The ridiculous Gravia concept thing had a heavier weight falling a similar distance, for a total of about 271 joules. But the designer idiotically claimed that the thing would have the light output of a forty-watt incandescent bulb for four hours. This was so impossible that it couldn't come anywhere near being done even in Physics Experiment Land, with a perfectly efficient dynamo and a perfectly efficient lamp.

With real-world hardware, in contrast, the GravityLight can work. I'm not totally convinced that for household lighting you wouldn't be better off with a couple of conductive objects a reasonable distance from each other in the galvanic series, some damp earth as an eletrolyte, and a Joule Thief to boost the output to run an LED. That sort of improvised battery can run for a very long time at the very low power a Joule-Thiefed LED requires, and its poor portability doesn't matter if you're using it as a hoursehold light (and is an advantage if you want to avoid your light being stolen...).

But the physics, at least, checks out for the GravityLight.

7 Responses to “More photons, fewer pixies”

  1. bartreardon Says:

    Had a look at the video and I think the 30 minute run time was with the lamp turned down, so the 20 milliwatts, give or take, would be the minimum. Good for use as a night light or something to that effect.

    By the looks of it in the video, at full brightness the weight was descending quite quickly, so a run time of just under 10 minutes at almost full brightness would be more realistic.

  2. nubie Says:

    I notice that there are hooks on both ends of the strap material.
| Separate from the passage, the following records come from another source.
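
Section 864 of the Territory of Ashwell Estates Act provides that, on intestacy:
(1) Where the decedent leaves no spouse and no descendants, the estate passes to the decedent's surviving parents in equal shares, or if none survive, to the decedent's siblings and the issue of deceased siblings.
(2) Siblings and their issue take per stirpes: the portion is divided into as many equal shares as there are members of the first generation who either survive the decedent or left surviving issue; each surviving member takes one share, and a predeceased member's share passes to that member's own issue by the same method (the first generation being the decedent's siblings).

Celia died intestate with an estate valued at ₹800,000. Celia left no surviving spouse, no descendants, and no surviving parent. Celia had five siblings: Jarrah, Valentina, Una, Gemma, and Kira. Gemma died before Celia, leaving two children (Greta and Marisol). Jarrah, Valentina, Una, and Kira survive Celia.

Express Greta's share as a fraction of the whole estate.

Greta receives 1/10 of the estate.

The entire ₹800,000 passes to the siblings and their issue.
That amount (₹800,000) is divided into 5 shares of ₹160,000: Jarrah, Valentina, Una, and Kira each take ₹160,000; Gemma's ₹160,000 share passes to Gemma's issue.
Gemma's share (₹160,000) is divided into 2 shares of ₹80,000: Greta and Marisol each take ₹80,000.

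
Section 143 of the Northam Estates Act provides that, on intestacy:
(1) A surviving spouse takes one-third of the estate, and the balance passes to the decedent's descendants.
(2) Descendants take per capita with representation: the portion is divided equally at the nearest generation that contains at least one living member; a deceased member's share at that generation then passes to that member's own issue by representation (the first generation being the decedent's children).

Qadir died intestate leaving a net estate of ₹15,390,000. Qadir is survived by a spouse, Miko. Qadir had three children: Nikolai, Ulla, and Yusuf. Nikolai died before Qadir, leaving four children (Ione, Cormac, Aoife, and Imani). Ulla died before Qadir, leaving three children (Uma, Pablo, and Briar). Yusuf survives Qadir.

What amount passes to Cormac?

Miko takes one-third of ₹15,390,000 = ₹5,130,000. The remaining ₹10,260,000 passes to the descendants.
The descendants' portion (₹10,260,000) is divided into 3 shares of ₹3,420,000: Yusuf takes ₹3,420,000; Nikolai's ₹3,420,000 share passes to Nikolai's issue; Ulla's ₹3,420,000 share passes to Ulla's issue.
Nikolai's share (₹3,420,000) is divided into 4 shares of ₹855,000: Ione, Cormac, Aoife, and Imani each take ₹855,000.
Ulla's share (₹3,420,000) is divided into 3 shares of ₹1,140,000: Uma, Pablo, and Briar each take ₹1,140,000.

Cormac receives ₹855,000.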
I am assuming the hook snaps off because it would be silly to disassemble the gadget to thread the strap.

    I am thinking that you could easily scale it up by hanging it from a tree or the ridge of the roof and using a longer strap, possibly also a heavier weight. Assuming a one-way roller device you would only need a rope to pull the weight back up to the top. Say 1.5 times the weight for a brighter light and twice the distance for a light that lasted a full hour and it would be worth hauling on the rope for a few seconds.
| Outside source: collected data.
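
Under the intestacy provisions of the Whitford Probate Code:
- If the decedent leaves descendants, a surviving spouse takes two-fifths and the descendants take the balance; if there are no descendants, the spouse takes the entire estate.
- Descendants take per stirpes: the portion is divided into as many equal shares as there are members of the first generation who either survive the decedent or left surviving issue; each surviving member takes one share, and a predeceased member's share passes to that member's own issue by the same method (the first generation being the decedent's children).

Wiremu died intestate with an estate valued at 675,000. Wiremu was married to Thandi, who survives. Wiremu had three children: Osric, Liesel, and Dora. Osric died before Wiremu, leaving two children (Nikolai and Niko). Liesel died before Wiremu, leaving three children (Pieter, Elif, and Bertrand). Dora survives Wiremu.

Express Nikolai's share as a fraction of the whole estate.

Thandi takes two-fifths of 675,000 = 270,000. The remaining 405,000 passes to the descendants.
The descendants' portion (405,000) is divided into 3 shares of 135,000: Dora takes 135,000; Osric's 135,000 share passes to Osric's issue; Liesel's 135,000 share passes to Liesel's issue.
Osric's share (135,000) is divided into 2 shares of 67,500: Nikolai and Niko each take 67,500.
Liesel's share (135,000) is divided into 3 shares of 45,000: Pieter, Elif, and Bertrand each take 45,000.

Nikolai receives 1/10 of the estate.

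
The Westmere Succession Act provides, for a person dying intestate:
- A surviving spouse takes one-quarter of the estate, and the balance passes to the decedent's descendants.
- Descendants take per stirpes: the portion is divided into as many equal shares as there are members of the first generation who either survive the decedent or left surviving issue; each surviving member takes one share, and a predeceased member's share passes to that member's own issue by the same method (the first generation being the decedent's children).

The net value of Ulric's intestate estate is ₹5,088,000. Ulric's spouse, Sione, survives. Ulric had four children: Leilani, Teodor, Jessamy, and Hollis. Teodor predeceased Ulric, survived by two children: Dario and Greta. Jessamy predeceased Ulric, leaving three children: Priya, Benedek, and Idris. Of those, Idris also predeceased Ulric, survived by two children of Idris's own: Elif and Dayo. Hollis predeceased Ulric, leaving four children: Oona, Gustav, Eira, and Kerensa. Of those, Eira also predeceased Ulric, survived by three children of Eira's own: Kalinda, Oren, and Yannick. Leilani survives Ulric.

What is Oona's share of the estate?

Oona receives ₹238,500.

Sione takes one-quarter of ₹5,088,000 = ₹1,272,000. The remaining ₹3,816,000 passes to the descendants.
The descendants' portion (₹3,816,000) is divided into 4 shares of ₹954,000: Leilani takes ₹954,000; Teodor's ₹954,000 share passes to Teodor's issue; Jessamy's ₹954,000 share passes to Jessamy's issue; Hollis's ₹954,000 share passes to Hollis's issue.
Teodor's share (₹954,000) is divided into 2 shares of ₹477,000: Dario and Greta each take ₹477,000.
Jessamy's share (₹954,000) is divided into 3 shares of ₹318,000: Priya and Benedek each take ₹318,000; Idris's ₹318,000 share passes to Idris's issue.
Idris's share (₹318,000) is divided into 2 shares of ₹159,000: Elif and Dayo each take ₹159,000.
Hollis's share (₹954,000) is divided into 4 shares of ₹238,500: Oona, Gustav, and Kerensa each take ₹238,500; Eira's ₹238,500 share passes to Eira's issue.
Eira's share (₹238,500) is divided into 3 shares of ₹79,500: Kalinda, Oren, and Yannick each take ₹79,500.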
    This is a neat device, and I would love to see them on shelves where I live.

    • Fallingwater Says:

      I was going to say exactly this. The concept is sensible, but it needs to be scaled up.
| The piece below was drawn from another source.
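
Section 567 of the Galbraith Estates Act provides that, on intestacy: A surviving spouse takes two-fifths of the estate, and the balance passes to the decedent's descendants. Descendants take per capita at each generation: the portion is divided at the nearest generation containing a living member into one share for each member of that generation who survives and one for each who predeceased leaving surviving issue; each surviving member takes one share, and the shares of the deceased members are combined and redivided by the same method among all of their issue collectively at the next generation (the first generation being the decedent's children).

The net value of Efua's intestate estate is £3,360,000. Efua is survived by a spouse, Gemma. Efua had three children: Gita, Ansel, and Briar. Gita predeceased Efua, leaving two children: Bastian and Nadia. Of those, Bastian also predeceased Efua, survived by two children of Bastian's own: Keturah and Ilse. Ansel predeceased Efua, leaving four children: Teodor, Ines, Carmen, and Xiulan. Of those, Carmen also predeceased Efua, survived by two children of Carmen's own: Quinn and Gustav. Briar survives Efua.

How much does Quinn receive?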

      1) It must be able to use whatever cable is available, so you can hang it on the roof of a two-story house or something and use anything that's available to tie your weight to.
      2) It must be rechargeable by simply pulling on the other end of the rope, so you don't need to haul a large weight up a ladder
      3) It must have a variable output setting, so you can vary power, weight and height according to the situation.

      Given a decent height (house, tree, what have you), and assuming a human of average construction who wouldn't have to sweat too much to lift, say, a 20kg weight ten metres or so, this would actually give a useful amount of power. Add more humans - as would probably be the case most of the time - and you could multiply the weight by their number, and thus the energy obtained. Add a geared crank system to let even one human lift, say, 50kg (possibly pedal-powered, as the muscles in our legs are the most powerful we have) and you effectively have a battery without many of the problems of chemical energy storage.

      I'm now pondering the possibility of using a geared electric motor to lift a comparatively huge weight, hooking that up to a generator and a solenoid, and using it to power a PSU for the computer. Lead-acid? Who needs lead-acid?

  3. brotherscrim Says:

    The question now is how much can this implementation be abused and/or improved upon by the geek army.

  4. bigmick77 Says:

    The effort of lifting 10kg's 1.5m anecdotally seems substantially less than turning a heavy crank for 30 seconds... Fooling around with weight bags and finding somewhere high enough to hang it seems a bit unnecessary when you should be able to get more charge into a capacitor if you have similarly powerful magnets and a sufficiently large crank.

    • dan Says:

      I think the idea with the dangling-weight doodads is that they don't have to contain ANY energy-storage device - battery, capacitor, whatever. By generating a trickle of power constantly, you get better efficiency than you could if you were storing it.